I am very appreciate of this museum, the organization is doing all music and technology enthusiast a great service with these preservation efforts and the presentations. These systems were not deigned primarily for someone's living room, they were mostly for theatrical presentations, so before you decide to judge them compared to some contemporary domestic system realize the design objectives for each were and are completely different. Even so, some people prefer these systems to what the modern hi fi designs have to offer. We listen and hear subjectively, with our mind - ears, not just with our ears so to speak, so individuals have to right to prefer some systems over others even when by instrumentation and measurement some other system may test as more accurate. And if you are a musician, what you are used to hearing on stage in a concert, orchestra pit, or chamber concert is also much different than what the audiophile thinks they should be hearing in their living room.
Where is this audio museum located?
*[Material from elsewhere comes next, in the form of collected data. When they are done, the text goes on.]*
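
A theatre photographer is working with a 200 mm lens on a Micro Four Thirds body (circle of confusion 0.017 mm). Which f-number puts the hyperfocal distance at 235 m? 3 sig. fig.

Rearrange H = f²/(N·c) + f for N: N = f² / ((H − f)·c).
N = 200² / ((235000 − 200) × 0.017) = 40000 / 3992 ≈ 10.

f/10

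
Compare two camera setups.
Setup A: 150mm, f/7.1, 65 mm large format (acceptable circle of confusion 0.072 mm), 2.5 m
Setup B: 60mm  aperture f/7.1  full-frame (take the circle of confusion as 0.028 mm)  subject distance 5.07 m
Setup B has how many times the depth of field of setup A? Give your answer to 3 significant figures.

11.3

Setup A: H = 150²/(7.1×0.072) + 150 ≈ 44164.1 mm; DoF = Df − Dn = 2641.01 − 2373.29 ≈ 267.72 mm.
Setup B: H = 60²/(7.1×0.028) + 60 ≈ 18168.7 mm; DoF = Df − Dn = 7009.2 − 3971.3 ≈ 3037.9 mm.
Ratio = 3037.9 / 267.72 ≈ 11.3.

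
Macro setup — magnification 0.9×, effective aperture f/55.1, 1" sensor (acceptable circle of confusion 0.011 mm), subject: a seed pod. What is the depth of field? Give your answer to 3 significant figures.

1.50 mm

At magnification m, DoF ≈ 2·N_eff·c/m² = 2 × 55.1 × 0.011 / 0.9² = 1.212 / 0.81 ≈ 1.5 mm.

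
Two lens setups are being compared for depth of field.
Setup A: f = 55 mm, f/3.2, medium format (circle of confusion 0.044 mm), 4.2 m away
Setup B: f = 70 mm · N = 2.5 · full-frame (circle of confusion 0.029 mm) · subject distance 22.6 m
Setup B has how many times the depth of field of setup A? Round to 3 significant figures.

Setup A: H = 55²/(3.2×0.044) + 55 ≈ 21539.4 mm; DoF = Df − Dn = 5204.0 − 3520.7 ≈ 1683.3 mm.
Setup B: H = 70²/(2.5×0.029) + 70 ≈ 67656.2 mm; DoF = Df − Dn = 33901 − 16950 ≈ 16951 mm.
Ratio = 16951 / 1683.3 ≈ 10.1.

10.1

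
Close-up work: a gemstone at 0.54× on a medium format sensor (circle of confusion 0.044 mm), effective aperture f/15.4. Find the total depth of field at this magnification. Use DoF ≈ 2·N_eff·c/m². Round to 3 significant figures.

4.65 mm

At magnification m, DoF ≈ 2·N_eff·c/m² = 2 × 15.4 × 0.044 / 0.54² = 1.355 / 0.2916 ≈ 4.65 mm.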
Of all of the WE speaker systems, this particular movie sound system of the 12 & 13 are the ones I’d love to hear. I’ve heard a few but never these which used something like 1-1-1/2 inch wide strips that were laminated into the shape of these horns, talk about massive labor costs! But these are very dense compared the plywood and sheet metal later horns.
While the audio is very good, I would suspect this far exceeds what performance was available at the time when they were in use in theaters, even leaving out modern recordings in stereo. Modern measurements means we know what drivers/horns blended well with others for full-range audio, not to mention that the drivers may have gone in for new diaphragms and such. Some people think these are better than what we have in modern times, while not realizing these setups are a product of those said times, and not representative of what was available back then. That said they far exceeded what cone speakers could do, probably even into the 50's and 60's.